The Oxford Phonics Dictionary has 'ure' as representing /yoor/ for words such as pure, cure, mature.
The new National Curriculum Spelling Appendix has 'ure' representing /ch/er/ for words such as measure and furniture.
DDs school spelling scheme places 'ure' with 'er' 'ur' and 'ir' as they sound in the middle of words (i.e. /er/.

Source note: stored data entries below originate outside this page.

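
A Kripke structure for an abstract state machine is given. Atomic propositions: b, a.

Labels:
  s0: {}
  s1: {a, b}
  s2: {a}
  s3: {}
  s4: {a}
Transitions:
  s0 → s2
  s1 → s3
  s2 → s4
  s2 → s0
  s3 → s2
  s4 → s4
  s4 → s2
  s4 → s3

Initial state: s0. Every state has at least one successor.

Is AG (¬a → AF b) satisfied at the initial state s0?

States satisfying ¬a → AF b: {s1, s2, s4}.
States satisfying AG (¬a → AF b): ∅.
s0 is reachable from s0 and violates ¬a → AF b, so AG fails at s0.
s0 ∉ Sat(AG (¬a → AF b)).

Violated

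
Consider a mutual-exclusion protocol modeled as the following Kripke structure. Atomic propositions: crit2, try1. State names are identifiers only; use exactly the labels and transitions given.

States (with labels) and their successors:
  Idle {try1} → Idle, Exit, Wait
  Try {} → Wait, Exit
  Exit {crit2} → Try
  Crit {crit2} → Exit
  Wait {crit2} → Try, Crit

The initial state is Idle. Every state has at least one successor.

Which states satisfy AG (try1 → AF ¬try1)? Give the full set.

States satisfying try1 → AF ¬try1: {Try, Exit, Crit, Wait}.
States satisfying AG (try1 → AF ¬try1): {Try, Exit, Crit, Wait}.

{Try, Exit, Crit, Wait}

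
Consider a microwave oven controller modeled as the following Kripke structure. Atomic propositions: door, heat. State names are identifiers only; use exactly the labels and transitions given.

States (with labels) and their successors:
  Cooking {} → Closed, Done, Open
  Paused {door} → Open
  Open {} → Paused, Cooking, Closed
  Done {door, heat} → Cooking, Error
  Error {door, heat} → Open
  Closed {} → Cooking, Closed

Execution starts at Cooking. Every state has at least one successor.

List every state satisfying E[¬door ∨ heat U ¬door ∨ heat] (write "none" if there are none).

{Cooking, Open, Done, Error, Closed}

States satisfying ¬door ∨ heat: {Cooking, Open, Done, Error, Closed}.
States satisfying E[¬door ∨ heat U ¬door ∨ heat]: {Cooking, Open, Done, Error, Closed}.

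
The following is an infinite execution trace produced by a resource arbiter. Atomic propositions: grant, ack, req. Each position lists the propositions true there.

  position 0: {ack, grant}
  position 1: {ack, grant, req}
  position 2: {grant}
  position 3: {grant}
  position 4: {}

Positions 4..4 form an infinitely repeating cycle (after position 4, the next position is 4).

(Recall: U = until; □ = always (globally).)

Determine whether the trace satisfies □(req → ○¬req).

Satisfied

req → ○¬req holds at every position 0..4, and those are all positions ever visited, so □(req → ○¬req) holds.
Positions where req holds: 1.
Check ○¬req at each: 1→ok.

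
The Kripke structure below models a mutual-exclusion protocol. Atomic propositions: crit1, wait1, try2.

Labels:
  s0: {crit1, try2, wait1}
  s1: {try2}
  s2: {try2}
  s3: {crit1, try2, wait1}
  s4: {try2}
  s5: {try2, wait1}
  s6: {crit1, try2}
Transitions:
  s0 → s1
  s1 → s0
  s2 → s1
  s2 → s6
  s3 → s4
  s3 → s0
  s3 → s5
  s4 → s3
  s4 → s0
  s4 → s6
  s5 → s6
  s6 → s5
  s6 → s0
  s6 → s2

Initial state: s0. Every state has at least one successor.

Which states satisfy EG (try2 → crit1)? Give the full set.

States satisfying try2 → crit1: {s0, s3, s6}.
States satisfying EG (try2 → crit1): ∅.

none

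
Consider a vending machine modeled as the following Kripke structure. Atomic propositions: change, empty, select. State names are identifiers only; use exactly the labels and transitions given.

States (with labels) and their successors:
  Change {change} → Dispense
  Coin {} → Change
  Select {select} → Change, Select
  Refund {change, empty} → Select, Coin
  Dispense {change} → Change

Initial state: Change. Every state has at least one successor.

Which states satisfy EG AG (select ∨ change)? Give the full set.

States satisfying AG (select ∨ change): {Change, Select, Dispense}.
States satisfying EG AG (select ∨ change): {Change, Select, Dispense}.

{Change, Select, Dispense}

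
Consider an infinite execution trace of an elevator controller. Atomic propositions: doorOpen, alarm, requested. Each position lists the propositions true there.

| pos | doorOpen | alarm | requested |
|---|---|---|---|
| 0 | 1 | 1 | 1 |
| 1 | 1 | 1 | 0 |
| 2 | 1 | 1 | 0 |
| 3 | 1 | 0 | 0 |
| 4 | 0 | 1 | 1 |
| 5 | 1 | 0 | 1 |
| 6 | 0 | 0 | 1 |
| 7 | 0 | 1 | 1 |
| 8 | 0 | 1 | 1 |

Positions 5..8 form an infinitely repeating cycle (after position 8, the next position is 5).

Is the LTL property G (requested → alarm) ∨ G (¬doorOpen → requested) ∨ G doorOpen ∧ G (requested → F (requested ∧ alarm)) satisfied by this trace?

Holds

At position 0: G (requested → alarm) ∨ G (¬doorOpen → requested) is true; G doorOpen ∧ G (requested → F (requested ∧ alarm)) is false; so G (requested → alarm) ∨ G (¬doorOpen → requested) ∨ G doorOpen ∧ G (requested → F (requested ∧ alarm)) is true.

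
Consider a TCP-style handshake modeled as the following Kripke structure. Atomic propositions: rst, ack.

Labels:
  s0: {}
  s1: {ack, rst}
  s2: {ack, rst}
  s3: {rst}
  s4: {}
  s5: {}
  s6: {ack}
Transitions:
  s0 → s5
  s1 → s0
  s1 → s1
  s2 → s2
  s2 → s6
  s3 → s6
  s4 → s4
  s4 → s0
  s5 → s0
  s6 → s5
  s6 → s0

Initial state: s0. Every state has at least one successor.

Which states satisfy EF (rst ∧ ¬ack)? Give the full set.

{s3}

States satisfying rst ∧ ¬ack: {s3}.
States satisfying EF (rst ∧ ¬ack): {s3}.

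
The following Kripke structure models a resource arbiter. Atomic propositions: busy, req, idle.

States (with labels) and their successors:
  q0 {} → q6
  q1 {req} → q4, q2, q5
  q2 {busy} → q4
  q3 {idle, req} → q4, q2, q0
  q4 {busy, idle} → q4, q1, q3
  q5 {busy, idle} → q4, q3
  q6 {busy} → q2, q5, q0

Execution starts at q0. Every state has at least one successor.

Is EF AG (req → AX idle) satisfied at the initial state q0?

Does not hold

States satisfying AG (req → AX idle): ∅.
States satisfying EF AG (req → AX idle): ∅.
No suitable path/successor from q0 witnesses the formula.
q0 ∉ Sat(EF AG (req → AX idle)).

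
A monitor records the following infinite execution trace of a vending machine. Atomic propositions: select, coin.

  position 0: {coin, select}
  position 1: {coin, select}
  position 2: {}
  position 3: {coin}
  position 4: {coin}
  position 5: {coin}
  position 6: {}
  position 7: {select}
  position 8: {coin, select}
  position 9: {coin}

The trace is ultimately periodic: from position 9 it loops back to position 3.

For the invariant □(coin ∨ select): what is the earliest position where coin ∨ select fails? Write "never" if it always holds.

2

Check coin ∨ select at each position in order: 0 ✓, 1 ✓.
At position 2 the labels are {}, so coin ∨ select is false there. This is the first violation.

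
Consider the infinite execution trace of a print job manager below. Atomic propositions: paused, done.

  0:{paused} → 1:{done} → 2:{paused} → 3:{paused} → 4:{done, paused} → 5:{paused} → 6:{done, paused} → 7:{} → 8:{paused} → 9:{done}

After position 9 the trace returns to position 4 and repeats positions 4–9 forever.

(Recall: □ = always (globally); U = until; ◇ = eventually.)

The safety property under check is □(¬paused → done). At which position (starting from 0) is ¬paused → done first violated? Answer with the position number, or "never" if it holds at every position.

Check ¬paused → done at each position in order: 0 ✓, 1 ✓, 2 ✓, 3 ✓, 4 ✓, 5 ✓, 6 ✓.
At position 7 the labels are {}, so ¬paused → done is false there. This is the first violation.

7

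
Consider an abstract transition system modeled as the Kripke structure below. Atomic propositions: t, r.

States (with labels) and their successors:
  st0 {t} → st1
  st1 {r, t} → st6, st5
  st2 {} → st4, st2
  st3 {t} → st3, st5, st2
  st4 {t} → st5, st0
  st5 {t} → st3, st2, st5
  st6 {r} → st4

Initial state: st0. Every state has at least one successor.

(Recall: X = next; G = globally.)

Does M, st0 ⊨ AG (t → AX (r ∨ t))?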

We use a variety of ways to pronounce the 'ure' spelling:
/ch/or/ for immature
/yer/ for pure or insecure
/ch/uh/ for creature
/zj/uh/ for enclosure
The schools spelling scheme makes the least sense to me, but even the other two don't really work for the way we pronounce these words. To me creature ends in a schwa - again can't find any validation for this. Perhaps we just speak with a funny accent 
So, for those with the patience and understanding to get this far my question is shall I bother to go through this with DD (I can see I'm being very pedantic about it)? Especially as it means making up a sound /yer/ that doesn't seem to exist in phonological lexicons (not sure about the terminology, but hopefully you know what I mean). Or shall I just leave it, despite the fact that the obsolete spelling scheme doesn't follow synthetic phonics, and seems to lump words in randomly when they have a vaguely similar spelling with little regards to sound correspondences.